Top executives of Pfizer, Merck, AbbVie, AstraZeneca, Bristol-Myers Squibb, Johnson & Johnson and Sanofi were scheduled to testify before the panel on Tuesday.
“Whether it’s about EpiPen, insulin or other prescriptions, in the thousands of letters I’ve received, Iowans have made clear that high drug prices are hurting them,” Grassley said. “I’ve heard about people skipping doses of their prescription drugs to make them last until the next paycheck. …
“Today, we expect open, honest answers from the pharmaceutical industry to figure out how we got here and see what ideas they have to make things better.”
It’s the first time the top pharmaceutical executives have appeared before a congressional committee to answer questions on prescription drug prices.
“I was there when seven Big Tobacco CEOs testified in a committee room just like this one,” said Sen. Ron Wyden of Oregon, the committee’s top Democrat. “They lied that day.

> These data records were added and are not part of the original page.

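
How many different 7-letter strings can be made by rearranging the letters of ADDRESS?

Letter multiplicities in ADDRESS: A×1, D×2, E×1, R×1, S×2.
The number of distinct arrangements is 7!/(2!·2!) = 5040/4 = 1260.

1260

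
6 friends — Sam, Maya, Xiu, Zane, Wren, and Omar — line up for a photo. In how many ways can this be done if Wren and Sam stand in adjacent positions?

240

Treat {Wren, Sam} as a single unit. There are 5 units to order, and the pair itself can be ordered 2 ways.
So the count is 2·(5)! = 240.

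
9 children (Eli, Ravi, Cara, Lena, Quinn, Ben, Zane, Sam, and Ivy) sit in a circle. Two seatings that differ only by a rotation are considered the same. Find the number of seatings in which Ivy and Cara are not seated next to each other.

All circular seatings of 9 people number (8)! = 40320.
Those with Ivy next to Cara: fuse the pair into one unit and seat 8 units around a circle — 2·(7)! = 10080.
Subtracting, 40320 − 10080 = 30240.

30240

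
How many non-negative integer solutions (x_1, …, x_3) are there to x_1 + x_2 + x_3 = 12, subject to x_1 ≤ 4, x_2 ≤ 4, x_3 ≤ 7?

10

By stars and bars, unrestricted non-negative solutions to x_1+…+x_3 = 12 number C(12+2,2) = 91.
Subtract solutions that violate a single cap (substitute x_i' = x_i − (cap_i+1)): x_1 ≥ 5 gives C(9,2) = 36; x_2 ≥ 5 gives C(9,2) = 36; x_3 ≥ 8 gives C(6,2) = 15. Together 87.
Add back pairs where two caps are both exceeded: 6 + 0 + 0 = 6.
By inclusion–exclusion the count is 91 − 87 + 6 = 10.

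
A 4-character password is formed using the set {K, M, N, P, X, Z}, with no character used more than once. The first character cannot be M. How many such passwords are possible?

300

The first character has 6−1 = 5 choices (anything except M).
The remaining 3 characters are filled from the other 5 symbols without repetition: 5 × 4 × 3 = 60.
Total: 5 × 60 = 300.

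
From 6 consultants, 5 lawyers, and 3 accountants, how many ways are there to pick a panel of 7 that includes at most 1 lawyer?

Split by how many lawyers are chosen (0 through 1).
Sum: C(5,0)·C(9,7) + C(5,1)·C(9,6) = 36 + 420 = 456.

456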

“This committee, we expect better than that this morning,” Wyden said. “It is long past time to drop the excuses and take concrete action to make medicine in America more affordable.”
The drug industry and its main lobbying group, the Pharmaceutical Research and Manufacturers of America, have avoided efforts to curb drug prices.
The drug industry defeated efforts to import less-expensive versions of the brand-name drugs sold in other nations. The industry was an early supporter of the Affordable Care Act and avoided negotiating drug prices for Medicare recipients.
But the Trump administration might have found an ally on drug prices in congressional Democrats.
The industry and its supporters say the cost of prescription drugs is rising because the population is growing older and demand is increasing. More than half of Americans has been prescribed a drug.
The industry says insurance plans that cover less and pharmacy-benefit managers who serve as middlemen also deserve scrutiny.